A 2020 study known as the Pan-Cancer Analysis of Whole Genomes (PCAWG) made a start in elucidating the role of non-coding mutations. The study, organized by the International Cancer Genome Consortium, scanned the entire genomes of cancer cells from more than 2,600 patients, exploring the nature and consequences of abnormalities in both coding and non-coding regions.

“PCAWG laid the groundwork for much of the way we now think about mutations across the genome,” Dietlein observes, “but we still saw a need to develop additional techniques for studying these in a systematic manner.

The Science study sets forth three principles to guide such research.

  • Because mutations appear in a variety of patterns in non-coding regions, researchers may need several computational tools to probe them. (The technique used by Dietlein and his colleagues in the current study is a composite of three such tools.) In coding areas, where genetic information has just one function — to be a template for proteins — a single algorithm may suffice.
  • In contrast to the traditional “gene-centric” approach to research — which studies mutations solely in the context of the genes in which they arise — scientists need to think more broadly. Instead of viewing mutations primarily through the lens of whether they are cancer drivers or passengers, scientists should consider other mechanisms by which they might contribute to cancer.
  • Scientists should be open to the possibility that mutations may contribute to cancer in ways that have yet to be identified. “A misspelling in the genetic code that results in an abnormal protein is not the only important category of mutational event,” Dietlein says. “Because of the heterogeneous nature of non-coding regions, there are probably different processes by which mutations there can lead to cancer.”

Mutations by the millions

For the Science study, Dietlein and his colleagues used their composite method to search for mutations throughout the genomes of cancer cells from 3,949 patients with 19 types of cancer. They detected 61.2 million somatic — non-inherited — mutations.
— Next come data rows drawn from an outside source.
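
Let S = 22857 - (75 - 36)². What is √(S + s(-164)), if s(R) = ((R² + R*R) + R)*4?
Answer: 2*√58962 ≈ 485.64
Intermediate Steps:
s(R) = 4*R + 8*R² (s(R) = ((R² + R²) + R)*4 = (2*R² + R)*4 = (R + 2*R²)*4 = 4*R + 8*R²)
S = 21336 (S = 22857 - 1*39² = 22857 - 1*1521 = 22857 - 1521 = 21336)
√(S + s(-164)) = √(21336 + 4*(-164)*(1 + 2*(-164))) = √(21336 + 4*(-164)*(1 - 328)) = √(21336 + 4*(-164)*(-327)) = √(21336 + 214512) = √235848 = 2*√58962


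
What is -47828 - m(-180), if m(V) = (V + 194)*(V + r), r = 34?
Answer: -45784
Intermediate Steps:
m(V) = (34 + V)*(194 + V) (m(V) = (V + 194)*(V + 34) = (194 + V)*(34 + V) = (34 + V)*(194 + V))
-47828 - m(-180) = -47828 - (6596 + (-180)² + 228*(-180)) = -47828 - (6596 + 32400 - 41040) = -47828 - 1*(-2044) = -47828 + 2044 = -45784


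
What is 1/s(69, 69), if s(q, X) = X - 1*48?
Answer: 1/21 ≈ 0.047619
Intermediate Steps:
s(q, X) = -48 + X (s(q, X) = X - 48 = -48 + X)
1/s(69, 69) = 1/(-48 + 69) = 1/21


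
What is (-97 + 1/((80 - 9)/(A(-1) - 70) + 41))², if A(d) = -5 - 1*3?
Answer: 91955104081/9778129 ≈ 9404.2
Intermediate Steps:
A(d) = -8 (A(d) = -5 - 3 = -8)
(-97 + 1/((80 - 9)/(A(-1) - 70) + 41))² = (-97 + 1/((80 - 9)/(-8 - 70) + 41))² = (-97 + 1/(71/(-78) + 41))² = (-97 + 1/(71*(-1/78) + 41))² = (-97 + 1/(-71/78 + 41))² = (-97 + 1/(3127/78))² = (-97 + 78/3127)² = (-303241/3127)² = 91955104081/9778129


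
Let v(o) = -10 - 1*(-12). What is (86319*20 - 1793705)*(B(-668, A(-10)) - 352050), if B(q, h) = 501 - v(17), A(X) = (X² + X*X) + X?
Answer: 23668171075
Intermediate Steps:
A(X) = X + 2*X² (A(X) = (X² + X²) + X = 2*X² + X = X + 2*X²)
v(o) = 2 (v(o) = -10 + 12 = 2)
B(q, h) = 499 (B(q, h) = 501 - 1*2 = 501 - 2 = 499)
(86319*20 - 1793705)*(B(-668, A(-10)) - 352050) = (86319*20 - 1793705)*(499 - 352050) = (1726380 - 1793705)*(-351551) = -67325*(-351551) = 23668171075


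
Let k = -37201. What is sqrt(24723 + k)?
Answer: I*sqrt(12478) ≈ 111.7*I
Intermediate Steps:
sqrt(24723 + k) = sqrt(24723 - 37201) = sqrt(-12478) = I*sqrt(12478)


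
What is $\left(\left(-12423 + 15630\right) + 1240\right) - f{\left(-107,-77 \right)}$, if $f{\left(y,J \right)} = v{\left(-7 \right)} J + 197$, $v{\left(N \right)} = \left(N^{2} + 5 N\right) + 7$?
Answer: $5867$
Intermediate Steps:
$v{\left(N \right)} = 7 + N^{2} + 5 N$
$f{\left(y,J \right)} = 197 + 21 J$ ($f{\left(y,J \right)} = \left(7 + \left(-7\right)^{2} + 5 \left(-7\right)\right) J + 197 = \left(7 + 49 - 35\right) J + 197 = 21 J + 197 = 197 + 21 J$)
$\left(\left(-12423 + 15630\right) + 1240\right) - f{\left(-107,-77 \right)} = \left(\left(-12423 + 15630\right) + 1240\right) - \left(197 + 21 \left(-77\right)\right) = \left(3207 + 1240\right) - \left(197 - 1617\right) = 4447 - -1420 = 4447 + 1420 = 5867$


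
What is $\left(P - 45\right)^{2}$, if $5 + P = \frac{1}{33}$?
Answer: $\frac{2719201}{1089} \approx 2497.0$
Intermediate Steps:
$P = - \frac{164}{33}$ ($P = -5 + \frac{1}{33} = - \frac{164}{33} \approx -4.9697$)
$\left(P - 45\right)^{2} = \left(- \frac{164}{33} - 45\right)^{2} = \left(- \frac{1649}{33}\right)^{2} = \frac{2719201}{1089}$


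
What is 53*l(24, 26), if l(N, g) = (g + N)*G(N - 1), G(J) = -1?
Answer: -2650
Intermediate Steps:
l(N, g) = -N - g (l(N, g) = (g + N)*(-1) = (N + g)*(-1) = -N - g)
53*l(24, 26) = 53*(-1*24 - 1*26) = 53*(-24 - 26) = 53*(-50) = -2650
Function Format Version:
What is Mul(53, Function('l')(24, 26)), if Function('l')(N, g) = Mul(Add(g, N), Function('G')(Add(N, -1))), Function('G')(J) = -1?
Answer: -2650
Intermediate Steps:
Function('l')(N, g) = Add(Mul(-1, N), Mul(-1, g)) (Function('l')(N, g) = Mul(Add(g, N), -1) = Mul(Add(N, g), -1) = Add(Mul(-1, N), Mul(-1, g)))
Mul(53, Function('l')(24, 26)) = Mul(53, Add(Mul(-1, 24), Mul(-1, 26))) = Mul(53, Add(-24, -26)) = Mul(53, -50) = -2650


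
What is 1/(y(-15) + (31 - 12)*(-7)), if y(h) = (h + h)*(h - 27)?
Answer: 1/1127 ≈ 0.00088731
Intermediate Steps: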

The mutations appeared in regions across the genome, including:

  • Protein-coding regions, including many mutations that were well-established as cancer drivers;
  • Regulatory regions, which control gene expression. Many of these involved cancer-relevant genes such as BCL6, FGFR2, RAD51B, and XBP1, suggesting they may turn out to be driver mutations;
  • Tissue-specific genes, which are active only in certain types of tissue – in stomach tissue, for example, or liver tissue;
  • Sectors of the genome whose function or purpose is unknown.

The findings offer an important reference point for future efforts to identify cancer-related genes, says the study’s senior author, Eliezer Van Allen, MD, Harvard Medical School Associate Professor and Division Chief of Population Sciences at Dana-Farber.

“This type of work is key to unlocking the potential of understanding how events in non-coding regions play a role in the development of cancer,” he says. “It also underscores how much remains to be learned about the relationship between genetic abnormalities and the biological processes involved in this disease.”